180
Сегодня у них было намечено
— идти искать старика Варсонофьева. Адрес нашли: у Сивцева Вражка в Малом Власьевском, а телефона у него не оказалось,
сговориться нельзя. Рискнули отправиться наудачу, может, не рассердится. (Да
наверно вообще это глупая выдумка? — чем ближе, тем Саня больше стеснялся.)
Все эти дни такая солнечная
и тёплая стояла погода, Ксана привезла из Петровско-Разумовского
со своей практики, что уже четыре дня как прилетели ласточки, начинают цвести
одуванчики. А сегодня вдруг попасмурнело, похолодало,
и даже срывались утром отдельные снежинки, потом не стало.
Сразу после ксеньиных занятий и пошли. Она ёжилась от холода, но
наперекор всей пасмурности была весела.
И правда же: чудо их
знакомства и сближения — был свет, свет десятикратный против всех
нескладностей.
Дверь Варсонофьева
со старомодными резными филёнками и сама серо-старая, но по-старинному крепкая,
со стеклянной синей ручкой и почтовым фанерным ящиком, выходила прямо на Власьевский. Медная дощечка с гравированной витиеватой
надписью. Но — кнопка электрического звонка.
Саня позвонил.
Мимо проезжал экипаж, и сперва не было слышно изнутри. А когда проехал — прислушались
— вот уже и близкий шорох, поворот ключа, и безо всякого „кто там?” — дверь
открылась.
В полурастворе
её, не на цепочке, стоял — да! сам Павел Иванович! Тот самый — со своей
ужато-возвышенной головой и особенной углублённой посадкой глаз.
— Чем могу служить? —
неласково.
— Павел Иванович! — спешно
стал уговаривать Саня. — Ради Бога, простите меня. Вам это, вероятно, покажется
вздором. Но вы когда-то приглашали...
— Да? — очень удивился Варсонофьев.
Саня ещё растерянней:
— Да, глупо конечно, я
понимаю. Простите. Это было в августе Четырнадцатого
года... Я был с другом, нагнали вас на Никитском бульваре, вы повели нас в
пивную, мы там разговаривали — и вы пригласили, если кто из нас
когда приедет с фронта в Москву...
— А-а-а, — теперь вспомнил Варсонофьев, и под косо свисающими седыми усами губы слегка
раздвинулись, улыбнулся. — А-а-а, один гегельянец и один толстовец, да?

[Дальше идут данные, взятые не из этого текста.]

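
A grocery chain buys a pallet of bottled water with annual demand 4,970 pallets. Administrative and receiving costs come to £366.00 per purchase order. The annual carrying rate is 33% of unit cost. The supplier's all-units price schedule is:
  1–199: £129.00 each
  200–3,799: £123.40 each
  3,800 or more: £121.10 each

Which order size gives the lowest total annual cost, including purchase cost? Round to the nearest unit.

Q* ≈ 299 pallets

Holding cost per unit per year at price C is H = 0.33·C.
For each price level, check whether its EOQ is feasible; otherwise the best quantity at that price is the breakpoint.
Tier 1 (£129.00): EOQ = 292.3 exceeds tier's upper bound 199, so this tier is dominated.
EOQ at £123.40 = 298.9 (feasible in tier 2): TC = 4,970×£123.40 + (4,970/298.9)×366 + (298.9/2)×0.33×£123.40 = £625,469.62.
EOQ at £121.10 = 301.7 < 3800, so use break Q=3800: TC = 4,970×£121.10 + (4,970/3800.0)×366 + (3800.0/2)×0.33×£121.10 = £678,275.39.
Lowest total cost is £625,469.62 at Q = 298.9.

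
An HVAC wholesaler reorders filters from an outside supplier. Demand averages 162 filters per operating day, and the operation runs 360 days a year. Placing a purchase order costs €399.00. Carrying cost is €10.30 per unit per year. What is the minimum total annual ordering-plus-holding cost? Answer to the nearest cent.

Annual demand D = 162 × 360 = 58,320.
Q* = √(2DS/H) = √(2 × 58,320 × 399 / 10.3) ≈ 2125.65.
At Q*, ordering cost (D/Q*)S equals holding cost (Q*/2)H, each = √(DSH/2).
Minimum total = √(2DSH) = √(2 × 58,320 × 399 × 10.3) ≈ 21894.187.

TC* ≈ €21,894.19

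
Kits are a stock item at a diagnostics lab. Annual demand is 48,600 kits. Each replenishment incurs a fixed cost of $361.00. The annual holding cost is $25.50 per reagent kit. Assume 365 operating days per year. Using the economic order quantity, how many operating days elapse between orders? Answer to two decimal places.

Q* = √(2DS/H) = √(2 × 48,600 × 361 / 25.5) ≈ 1173.05.
Cycle time = Q*/D × 365 = 1173.05 / 48,600 × 365 ≈ 8.810 days.

T ≈ 8.81 days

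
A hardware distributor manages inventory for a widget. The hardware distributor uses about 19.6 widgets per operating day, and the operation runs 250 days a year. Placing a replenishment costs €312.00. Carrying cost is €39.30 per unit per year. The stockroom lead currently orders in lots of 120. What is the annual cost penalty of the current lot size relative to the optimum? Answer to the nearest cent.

Annual demand D = 19.6 × 250 = 4,900.
EOQ = √(2DS/H) = √(2 × 4,900 × 312 / 39.3) ≈ 278.93.
Cost at Q* = (D/Q*)S + (Q*/2)H = √(2DSH) ≈ €10,961.92.
Cost at Q = 120: (4,900/120)×312 + (120/2)×39.3 = €12,740.00 + €2,358.00 = €15,098.00.
Excess = €15,098.00 − €10,961.92 = €4,136.08.

Extra cost ≈ €4,136.08 per year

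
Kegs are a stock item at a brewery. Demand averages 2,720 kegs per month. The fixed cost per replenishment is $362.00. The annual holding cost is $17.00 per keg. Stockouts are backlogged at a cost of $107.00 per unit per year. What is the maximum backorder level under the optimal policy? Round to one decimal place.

Annual demand D = 2,720 × 12 = 32,640.
With planned backorders, Q* = √(2DS/H) · √((H+B)/B).
√(2DS/H) = √(2 × 32,640 × 362 / 17) = 1179.017.
√((H+B)/B) = √((17+107)/107) = 1.0765.
Q* ≈ 1269.226.
S* = Q* · H/(H+B) = 1269.226 × 17/124 ≈ 174.007.

S* ≈ 174.0 kegs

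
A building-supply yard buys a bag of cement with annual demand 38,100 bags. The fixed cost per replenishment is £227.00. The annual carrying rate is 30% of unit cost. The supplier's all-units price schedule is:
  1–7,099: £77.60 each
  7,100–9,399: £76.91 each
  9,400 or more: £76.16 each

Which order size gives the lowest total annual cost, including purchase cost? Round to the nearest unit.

Q* ≈ 862 bags

Holding cost per unit per year at price C is H = 0.30·C.
For each price level, check whether its EOQ is feasible; otherwise the best quantity at that price is the breakpoint.
EOQ at £77.60 = 862.0 (feasible in tier 1): TC = 38,100×£77.60 + (38,100/862.0)×227 + (862.0/2)×0.30×£77.60 = £2,976,626.97.
EOQ at £76.91 = 865.8 < 7100, so use break Q=7100: TC = 38,100×£76.91 + (38,100/7100.0)×227 + (7100.0/2)×0.30×£76.91 = £3,013,398.28.
EOQ at £76.16 = 870.1 < 9400, so use break Q=9400: TC = 38,100×£76.16 + (38,100/9400.0)×227 + (9400.0/2)×0.30×£76.16 = £3,010,001.67.
Lowest total cost is £2,976,626.97 at Q = 862.0.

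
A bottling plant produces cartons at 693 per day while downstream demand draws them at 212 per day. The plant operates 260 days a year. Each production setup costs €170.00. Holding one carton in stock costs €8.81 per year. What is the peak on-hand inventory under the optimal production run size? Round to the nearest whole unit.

I_max ≈ 1,215 cartons

Annual demand D = 212 × 260 = 55,120.
Production build-up factor (1 − d/p) = 1 − 212/693 = 0.6941.
Q* = √(2DS / (H(1 − d/p))) = √(2 × 55,120 × 170 / (8.81 × 0.6941)).
= √(18,740,800 / 6.1149) ≈ 1750.653.
Maximum inventory = Q*(1 − d/p) = 1750.653 × 0.6941 ≈ 1215.100.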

— Да, да! — повеселел Саня.
— Как я рад, что вы вспомнили. Очень неудобно, простите... Но я в Москве всего
немного, а тот разговор так запал... Я эти годы много раз вспоминал ваши
слова... И вот я теперь, если вы разрешите, — с моей невестой...
— Очень рад, — всё ещё не
слишком ласково сказал старик. Поклонился Ксенье и
распахнул перед ними дверь. — Милости прошу, взойдите.
Поднялись ещё на два порожка
— и оказались в полутёмной прихожей, дерюга на полу для вытирания ног, груда
поленьев сложена в стороне, рундучок у стены, а прямо
вперёд деревянная лестница с точёными балясинами, и только над нею —
единственное окно, пасмурное. Показал им на вешалку, молодые скинули верхнее.

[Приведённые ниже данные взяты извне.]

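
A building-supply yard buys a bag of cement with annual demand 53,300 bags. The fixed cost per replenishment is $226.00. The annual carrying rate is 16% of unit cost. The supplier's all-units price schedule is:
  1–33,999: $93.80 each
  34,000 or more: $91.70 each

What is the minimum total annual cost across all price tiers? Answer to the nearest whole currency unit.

TC* ≈ $5,018,555

Holding cost per unit per year at price C is H = 0.16·C.
Candidates are each tier's EOQ (if it falls in that tier) and each price-break quantity.
EOQ at $93.80 = 1267.0 (feasible in tier 1): TC = 53,300×$93.80 + (53,300/1267.0)×226 + (1267.0/2)×0.16×$93.80 = $5,018,554.91.
EOQ at $91.70 = 1281.4 < 34000, so use break Q=34000: TC = 53,300×$91.70 + (53,300/34000.0)×226 + (34000.0/2)×0.16×$91.70 = $5,137,388.29.
Lowest total cost among the candidates is at Q = 1267.0.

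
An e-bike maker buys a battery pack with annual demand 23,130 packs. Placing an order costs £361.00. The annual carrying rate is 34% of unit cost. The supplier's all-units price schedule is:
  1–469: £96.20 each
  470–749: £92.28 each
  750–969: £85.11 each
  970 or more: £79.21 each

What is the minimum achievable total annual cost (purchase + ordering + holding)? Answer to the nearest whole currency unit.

TC* ≈ £1,853,797

Holding cost per unit per year at price C is H = 0.34·C.
For each price level, check whether its EOQ is feasible; otherwise the best quantity at that price is the breakpoint.
Tier 1 (£96.20): EOQ = 714.5 exceeds tier's upper bound 469, so this tier is dominated.
EOQ at £92.28 = 729.6 (feasible in tier 2): TC = 23,130×£92.28 + (23,130/729.6)×361 + (729.6/2)×0.34×£92.28 = £2,157,326.60.
EOQ at £85.11 = 759.7 (feasible in tier 3): TC = 23,130×£85.11 + (23,130/759.7)×361 + (759.7/2)×0.34×£85.11 = £1,990,577.26.
EOQ at £79.21 = 787.5 < 970, so use break Q=970: TC = 23,130×£79.21 + (23,130/970.0)×361 + (970.0/2)×0.34×£79.21 = £1,853,797.20.
Lowest total cost among the candidates is at Q = 970.0.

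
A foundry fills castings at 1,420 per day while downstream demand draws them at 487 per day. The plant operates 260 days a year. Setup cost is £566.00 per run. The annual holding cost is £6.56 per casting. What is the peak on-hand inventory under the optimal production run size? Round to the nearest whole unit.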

Варсонофьев поздоровался за руку с Ксеньей, потом и с Саней. Прищуриваясь:
— И который же вы из двух?
— Который тогда расставался
с толстовством, — сказал Саня.
— Ага. — Старик был в вязаной
фуфайке с высоким воротником и ещё долгополой домашней грубошерстной куртке с
большими карманами на боках, приобвисшими. —
Соизволите подняться, у меня низ теперь не жилой.
И пошёл по скрипящей
лестнице вверх, молодые за ним. Там, на хорах, стоял на столе без скатерти
огромный самовар и ещё другая неупотребимая утварь.
Он, видимо, жил один.
Саня с Ксеньей
переглянулись. Теперь не сплошать.
Ввёл их в комнату с низким
потолком, а стен совсем не видно: все они вкруговую и во всю высоту забраны
книжными полками и книжными шкафами, а поверх шкафов ещё наложено плашмя книг и
журналов.
Тут — и усадил их у круглого
стола (тоже с навалом журналов, газет) на два старинных мягких стула с резными
спинками, уже и шатких. И просил отпустить, он соберёт им чаю. Молодые дружно
запротестовали, что они только на четверть часа и чтоб ради Бога не
беспокоился.
Варсонофьев не стал спорить и уселся на
такой же третий стул, а четвёртого и не было. Глазами, не избледневшими
к старости и такими же глубинными, тёмно-блестящими, посмотрел на него, на неё.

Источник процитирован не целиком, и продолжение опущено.